Video laba-laba menyelimuti langit di Brasil itu, yang diposting di Facebook dan salah satu situs berbagi video populer pekan lalu, telah dilihat lebih dari 32.000 kali.
"Selamat atas inisiatif untuk merekam fenomena menakutkan ini!!," komentar seorang bernama Giselle Ribeiro.
Lainnya mengomentari, "Fenomena yang aneh, menakutkan. Saya sudah pernah mendengar tentang ini."
Saksikan juga video berikut ini:
Sarang Laba-Laba Raksasa Selimuti Bibir Pantai di Yunani
Sementara itu, sebuah pantai yang tenang di Aitoliko, Yunani barat belum lama ini berubah mengerikan setelah kawanan laba-laba 'menyerang' daratan di sekitarnya. Serangga ini menciptakan sarang raksasa yang membentang seluas 304,8 meter.
Alhasil warga yang melintas dan tinggal di sekitar pantai menjadi heboh dengan munculnya fenomena asing tersebut. Dalam sebuah video yang diunggah situs pengunggah video oleh Giannis Giannakopoulus pada Selasa 18 September 2018, terlihat jaring laba-laba tebal menutupi semak belukar, daun-daun palem, kapal nelayan, dan kursi yang berada di tepi pantai.
Menurut ahli biologi molekuler dari Democritus University of Thrace, Maria Chatzaki, 'pelaku utamanya' adalah laba-laba genus Tetragnatha. Laba-laba dengan struktur tubuh panjang dan bisa berjalan di permukaan air tersebut melakukan hal tak lazim itu karena bulan ini sudah masuk musim kawin.
Suhu tinggi di Yunani telah membentuk kondisi ideal bagi Tetragnatha untuk memulai 'pesta' perkembangbiakan. Peningkatan populasi nyamuk juga dianggap berkontribusi terhadap sejumlah besar laba-laba di wilayah tersebut.

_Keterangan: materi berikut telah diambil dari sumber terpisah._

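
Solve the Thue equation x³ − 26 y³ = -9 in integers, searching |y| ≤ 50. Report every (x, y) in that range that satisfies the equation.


The equation is x³ - 26y³ = -9. For fixed y, x³ = 26·y³ − 9, so a solution requires the RHS to be a perfect cube.
Strategy: iterate y from -50 to 50, compute RHS = 26·y³ − 9, and check whether it is a (positive or negative) perfect cube.
Check small values of y:
  y = 0: RHS = -9 is not a perfect cube.
  y = 1: RHS = 17 is not a perfect cube.
  y = -1: RHS = -35 is not a perfect cube.
  y = 2: RHS = 199 is not a perfect cube.
  y = -2: RHS = -217 is not a perfect cube.
  y = 3: RHS = 693 is not a perfect cube.
  y = -3: RHS = -711 is not a perfect cube.
Continuing the search up to |y| = 50 finds no solutions either.
No (x, y) in the scanned range satisfies the equation.

No integer solutions with |y| ≤ 50.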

"Ketika seekor hewan menemukan sumber makanan yang berlimpah, suhu tinggi dan kelembapan yang cukup, ia memiliki kondisi yang pas untuk dapat membuat populasi besar," demikian kata Maria, seperti dikutip dari USA Today, Jumat 21 September 2018.
"Fenomena seperti ini belum pernah terjadi sebelumnya di Aitoliko, sebab ini adalah fenomena musiman yang umumnya terjadi di akhir musim panas dan awal musim gugur. Dan mereka bisa menciptakan sarang raksasa hanya dalam watu semalam," lanjutnya.
Tetragnatha merupakan genus laba-laba yang memiliki ratusan spesies. Mereka dapat ditemukan di seluruh dunia, tapi paling banyak ada di daerah tropis dan subtropis.
Laba-laba genus Tetragnatha sering disebut juga sebagai laba-laba peregangan, karena bentuk tubuh mereka yang bisa memanjang dan berovulasi. Jaring yang mereka buat tidak hanya untuk menangkap mangsa seperti lalat dan nyamuk, tetapi juga untuk bersarang.
Untungnya, laba-laba ini tidak berbahaya bagi manusia. Selain itu, laba-laba yang ditemukan di barat Yunani kemungkinan akan terus kawin dalam waktu cukup lama untuk melanjutkan generasi dan kemudian mereka mati tanpa menyebabkan kerusakan permanen pada lingkungan.
"Pejantan dan betina akan berpasangan di bawah jaring raksasa, menelurkan generasi baru, sebelum akhirnya mati. Laba-laba ini tidak berbahaya bagi manusia dan tidak akan menyebabkan kerusakan pada flora di kawasan itu," jelas Maria.